I have heard similarly good things about IBM as well. However, my personal experience with them is a mixed bag.
The older ThinkPad 385XD I have has always been very stable software and driver wise. But the hardware has been unreliable. I had to send in my ThinkPad twice during the first year of ownership. Luckily, it was just before my warranty expired. Both the floppy drive and the LCD screen died. My friend, who bought the exact same laptop a week after I did, had even worse luck. His motherboard, ports, floppy, and CD-ROM drive were all flaky. Even smelled smoke coming it from a short circuit or something. Sent it in just after the warranty expired and was quoted some absurd price (~$500 US) to replace the flaky motherboard.
The newer ThinkPad A or T 20 I had at work last year was reliable from a hardware perspective, but the software and drivers were very unstable. Daily crashes at one point, and even at its best it would crash twice a week -- and this is with Win2k, and OS which I find to be exceptionally stable (193 days of uptime on my home PC).
Some of my friends recommend Toshiba. I found some of their Satellite laptops to be flimsy and of low quality during brief usage.

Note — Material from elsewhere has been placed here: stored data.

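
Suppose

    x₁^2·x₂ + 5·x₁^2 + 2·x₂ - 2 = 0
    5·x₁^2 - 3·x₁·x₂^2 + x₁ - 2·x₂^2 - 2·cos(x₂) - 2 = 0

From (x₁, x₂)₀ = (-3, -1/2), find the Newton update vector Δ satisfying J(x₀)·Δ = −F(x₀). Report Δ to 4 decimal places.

(1.3620, -0.0660)

At (-3, -1/2): F = (37.5000, 39.994835).
Jacobian J = [[2·x₁·x₂ + 10·x₁, x₁^2 + 2], [10·x₁ - 3·x₂^2 + 1, -6·x₁·x₂ - 4·x₂ + 2·sin(x₂)]].
At the point, J = [[-27.0000, 11.0000], [-29.7500, -7.958851]] (det J = 542.138979).
Solving J·Δ = −F gives Δ = (1.3620, -0.0660).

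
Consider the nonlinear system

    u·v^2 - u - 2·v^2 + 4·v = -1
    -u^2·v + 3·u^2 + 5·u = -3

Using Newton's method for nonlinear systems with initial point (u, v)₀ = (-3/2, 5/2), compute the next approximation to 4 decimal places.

At (-3/2, 5/2): F = (-9.3750, -3.3750).
Jacobian J = [[v^2 - 1, 2·u·v - 4·v + 4], [-2·u·v + 6·u + 5, -u^2]].
At the point, J = [[5.2500, -13.5000], [3.5000, -2.2500]] (det J = 35.4375).
Solving J·Δ = −F gives Δ = (0.6905, -0.4259).
Then the next iterate is (u, v)₁ = (-0.8095, 2.0741).

(-0.8095, 2.0741)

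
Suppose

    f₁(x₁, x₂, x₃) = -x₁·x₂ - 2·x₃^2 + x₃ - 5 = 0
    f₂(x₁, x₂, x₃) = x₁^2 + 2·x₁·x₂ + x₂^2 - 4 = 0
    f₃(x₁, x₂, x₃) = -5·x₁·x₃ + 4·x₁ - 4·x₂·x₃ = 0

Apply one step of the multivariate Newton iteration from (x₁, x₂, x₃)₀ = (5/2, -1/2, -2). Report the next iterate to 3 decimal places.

(0.925, 1.075, 0.053)

At (5/2, -1/2, -2): F = (-13.750, 0.000, 31.000).
Jacobian J = [[-x₂, -x₁, -4·x₃ + 1], [2·x₁ + 2·x₂, 2·x₁ + 2·x₂, 0], [-5·x₃ + 4, -4·x₃, -5·x₁ - 4·x₂]].
At the point, J = [[0.500, -2.500, 9.000], [4.000, 4.000, 0.000], [14.000, 8.000, -10.500]] (det J = -342.000).
Solving J·Δ = −F gives Δ = (-1.575, 1.575, 2.053).
Then the next iterate is (x₁, x₂, x₃)₁ = (0.925, 1.075, 0.053).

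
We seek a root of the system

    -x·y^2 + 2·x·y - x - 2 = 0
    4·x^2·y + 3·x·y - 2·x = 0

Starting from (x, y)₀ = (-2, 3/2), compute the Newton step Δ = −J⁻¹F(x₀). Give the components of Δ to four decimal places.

At (-2, 3/2): F = (-1.5000, 19.0000).
Jacobian J = [[-y^2 + 2·y - 1, -2·x·y + 2·x], [8·x·y + 3·y - 2, 4·x^2 + 3·x]].
At the point, J = [[-0.2500, 2.0000], [-21.5000, 10.0000]] (det J = 40.5000).
Solving J·Δ = −F gives Δ = (1.3086, 0.9136).

(1.3086, 0.9136)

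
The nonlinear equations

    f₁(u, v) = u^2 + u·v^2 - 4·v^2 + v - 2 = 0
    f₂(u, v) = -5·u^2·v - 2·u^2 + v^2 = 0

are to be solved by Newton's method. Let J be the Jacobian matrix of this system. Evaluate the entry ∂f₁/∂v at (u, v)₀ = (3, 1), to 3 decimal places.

∂f₁/∂v = 2·u·v - 8·v + 1.
At (3, 1) this is -1.000.

-1.000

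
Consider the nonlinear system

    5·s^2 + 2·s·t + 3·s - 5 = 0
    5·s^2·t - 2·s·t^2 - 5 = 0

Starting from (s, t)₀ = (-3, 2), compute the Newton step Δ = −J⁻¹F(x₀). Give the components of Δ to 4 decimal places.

(0.9850, -0.6090)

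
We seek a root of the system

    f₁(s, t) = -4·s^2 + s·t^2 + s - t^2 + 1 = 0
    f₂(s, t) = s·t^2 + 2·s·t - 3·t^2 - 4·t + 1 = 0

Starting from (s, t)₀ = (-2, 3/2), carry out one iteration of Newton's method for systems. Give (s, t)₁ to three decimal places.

At (-2, 3/2): F = (-23.750, -22.250).
Jacobian J = [[-8·s + t^2 + 1, 2·s·t - 2·t], [t^2 + 2·t, 2·s·t + 2·s - 6·t - 4]].
At the point, J = [[19.250, -9.000], [5.250, -23.000]] (det J = -395.500).
Solving J·Δ = −F gives Δ = (0.875, -0.768).
Then the next iterate is (s, t)₁ = (-1.125, 0.732).

(-1.125, 0.732)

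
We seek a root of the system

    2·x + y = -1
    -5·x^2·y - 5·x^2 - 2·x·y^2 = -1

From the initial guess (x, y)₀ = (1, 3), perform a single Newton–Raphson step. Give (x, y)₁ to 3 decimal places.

(3.708, -8.417)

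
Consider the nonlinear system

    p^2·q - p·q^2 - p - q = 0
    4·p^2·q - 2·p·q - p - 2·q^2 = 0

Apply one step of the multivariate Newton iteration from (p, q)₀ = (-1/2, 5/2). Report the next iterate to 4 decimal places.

(-0.4835, 1.5920)

At (-1/2, 5/2): F = (1.7500, -7.0000).
Jacobian J = [[2·p·q - q^2 - 1, p^2 - 2·p·q - 1], [8·p·q - 2·q - 1, 4·p^2 - 2·p - 4·q]].
At the point, J = [[-9.7500, 1.7500], [-16.0000, -8.0000]] (det J = 106.0000).
Solving J·Δ = −F gives Δ = (0.0165, -0.9080).
Then the next iterate is (p, q)₁ = (-0.4835, 1.5920).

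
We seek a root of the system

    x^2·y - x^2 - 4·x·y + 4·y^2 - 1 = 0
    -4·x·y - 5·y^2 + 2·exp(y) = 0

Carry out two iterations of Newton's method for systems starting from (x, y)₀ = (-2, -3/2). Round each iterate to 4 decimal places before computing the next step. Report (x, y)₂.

At (-2, -3/2): F = (-14.0000, -22.803740).
Jacobian J = [[2·x·y - 2·x - 4·y, x^2 - 4·x + 8·y], [-4·y, -4·x - 10·y + 2·exp(y)]].
At the point, J = [[16.0000, 0.0000], [6.0000, 23.446260]] (det J = 375.140165).
Solving J·Δ = −F gives Δ = (0.8750, 0.7487).
Then the next iterate is (x, y)₁ = (-1.1250, -0.7513).
Round to (-1.1250, -0.7513) and repeat: F = (-4.339532, -5.259603), J = [[6.945625, -0.244775], [3.0052, 12.956506]].
Δ = (0.6339, 0.2589), so (x, y)₂ = (-0.4911, -0.4924).

(-0.4911, -0.4924)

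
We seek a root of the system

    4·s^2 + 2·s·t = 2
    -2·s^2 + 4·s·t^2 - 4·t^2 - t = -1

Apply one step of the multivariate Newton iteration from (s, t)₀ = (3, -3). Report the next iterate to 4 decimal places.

At (3, -3): F = (16.0000, 58.0000).
Jacobian J = [[8·s + 2·t, 2·s], [-4·s + 4·t^2, 8·s·t - 8·t - 1]].
At the point, J = [[18.0000, 6.0000], [24.0000, -49.0000]] (det J = -1026.0000).
Solving J·Δ = −F gives Δ = (-1.1033, 0.6433).
Then the next iterate is (s, t)₁ = (1.8967, -2.3567).

(1.8967, -2.3567)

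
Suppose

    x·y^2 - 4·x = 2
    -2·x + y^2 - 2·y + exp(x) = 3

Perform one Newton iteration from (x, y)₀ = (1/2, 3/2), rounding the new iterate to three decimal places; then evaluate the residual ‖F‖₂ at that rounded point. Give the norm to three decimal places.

At (1/2, 3/2): F = (-2.875, -3.10128).
Jacobian J = [[y^2 - 4, 2·x·y], [exp(x) - 2, 2·y - 2]].
At the point, J = [[-1.750, 1.500], [-0.35128, 1.000]] (det J = -1.22308).
Solving J·Δ = −F gives Δ = (1.453, 3.612).
Then the next iterate is (x, y)₁ = (1.953, 5.112).
Re-evaluating at (1.953, 5.112): F = (41.22486, 16.05235), so ‖F‖₂ = 44.240.

44.240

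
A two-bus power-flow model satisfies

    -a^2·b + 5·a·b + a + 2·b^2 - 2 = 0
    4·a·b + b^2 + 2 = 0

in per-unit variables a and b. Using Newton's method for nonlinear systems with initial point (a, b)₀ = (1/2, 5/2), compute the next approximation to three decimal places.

At (1/2, 5/2): F = (16.625, 13.250).
Jacobian J = [[-2·a·b + 5·b + 1, -a^2 + 5·a + 4·b], [4·b, 4·a + 2·b]].
At the point, J = [[11.000, 12.250], [10.000, 7.000]] (det J = -45.500).
Solving J·Δ = −F gives Δ = (-1.010, -0.451).
Then the next iterate is (a, b)₁ = (-0.510, 2.049).

(-0.510, 2.049)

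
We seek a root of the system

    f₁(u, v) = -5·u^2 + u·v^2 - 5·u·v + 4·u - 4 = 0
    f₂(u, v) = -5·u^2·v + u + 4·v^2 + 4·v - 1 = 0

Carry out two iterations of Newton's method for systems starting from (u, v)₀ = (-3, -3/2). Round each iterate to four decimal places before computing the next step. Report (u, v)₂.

(0.0122, -1.7872)

At (-3, -3/2): F = (-90.2500, 66.5000).
Jacobian J = [[-10·u + v^2 - 5·v + 4, 2·u·v - 5·u], [-10·u·v + 1, -5·u^2 + 8·v + 4]].
At the point, J = [[43.7500, 24.0000], [-44.0000, -53.0000]] (det J = -1262.7500).
Solving J·Δ = −F gives Δ = (2.5241, -0.8407).
Then the next iterate is (u, v)₁ = (-0.4759, -2.3407).
Round to (-0.4759, -2.3407) and repeat: F = (-15.213097, 13.727424), J = [[25.941376, 4.607378], [-10.139391, -15.858004]].
Δ = (0.4881, 0.5535), so (u, v)₂ = (0.0122, -1.7872).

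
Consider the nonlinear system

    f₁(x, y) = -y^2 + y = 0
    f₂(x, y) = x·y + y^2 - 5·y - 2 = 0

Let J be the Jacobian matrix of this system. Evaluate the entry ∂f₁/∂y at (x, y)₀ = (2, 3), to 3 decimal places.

-5.000

∂f₁/∂y = -2·y + 1.
At (2, 3) this is -5.000.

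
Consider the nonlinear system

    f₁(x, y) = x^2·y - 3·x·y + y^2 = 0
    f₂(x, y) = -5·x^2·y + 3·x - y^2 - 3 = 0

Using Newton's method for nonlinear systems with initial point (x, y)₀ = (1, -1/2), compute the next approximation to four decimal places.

At (1, -1/2): F = (1.2500, 2.2500).
Jacobian J = [[2·x·y - 3·y, x^2 - 3·x + 2·y], [-10·x·y + 3, -5·x^2 - 2·y]].
At the point, J = [[0.5000, -3.0000], [8.0000, -4.0000]] (det J = 22.0000).
Solving J·Δ = −F gives Δ = (-0.0795, 0.4034).
Then the next iterate is (x, y)₁ = (0.9205, -0.0966).

(0.9205, -0.0966)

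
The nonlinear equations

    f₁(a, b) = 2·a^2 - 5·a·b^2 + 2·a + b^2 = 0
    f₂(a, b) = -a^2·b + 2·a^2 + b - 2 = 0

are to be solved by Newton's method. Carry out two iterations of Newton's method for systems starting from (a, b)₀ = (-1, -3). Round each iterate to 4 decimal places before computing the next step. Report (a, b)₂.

(-1.0000, -0.7500)

At (-1, -3): F = (54.0000, 0.0000).
Jacobian J = [[4·a - 5·b^2 + 2, -10·a·b + 2·b], [-2·a·b + 4·a, -a^2 + 1]].
At the point, J = [[-47.0000, -36.0000], [-10.0000, 0.0000]] (det J = -360.0000).
Solving J·Δ = −F gives Δ = (0.0000, 1.5000).
Then the next iterate is (a, b)₁ = (-1.0000, -1.5000).
Round to (-1.0000, -1.5000) and repeat: F = (13.5000, 0.0000), J = [[-13.2500, -18.0000], [-7.0000, 0.0000]].
Δ = (0.0000, 0.7500), so (a, b)₂ = (-1.0000, -0.7500).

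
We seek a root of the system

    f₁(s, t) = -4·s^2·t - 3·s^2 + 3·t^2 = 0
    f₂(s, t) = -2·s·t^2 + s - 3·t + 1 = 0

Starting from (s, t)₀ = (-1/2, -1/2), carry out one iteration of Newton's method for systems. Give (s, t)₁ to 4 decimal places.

At (-1/2, -1/2): F = (0.5000, 2.2500).
Jacobian J = [[-8·s·t - 6·s, -4·s^2 + 6·t], [-2·t^2 + 1, -4·s·t - 3]].
At the point, J = [[1.0000, -4.0000], [0.5000, -4.0000]] (det J = -2.0000).
Solving J·Δ = −F gives Δ = (3.5000, 1.0000).
Then the next iterate is (s, t)₁ = (3.0000, 0.5000).

(3.0000, 0.5000)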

My Sony VAIO slimline Z-505 has been a mixed bag. It has proven to be quite reliable hardware wise, although it was getting to be a nightmare software and driver wise after a year of use. Turns out it was that god-awful Windows Millenium. As soon as I installed Win2k and the necessary drivers and Sony DLL's, it has been very stable and a pleasure to use. Only 3.75 lbs, magnesium alloy case, sleek and sexy. The only things I don't like about it are: (1) memory capacity limited to 192 MB, (2) loud cooling fan (the loudest I've heard in a laptop to date). Battery life is disappointing, but I haven't had the pleasure of using a laptop with exceptional battery life yet.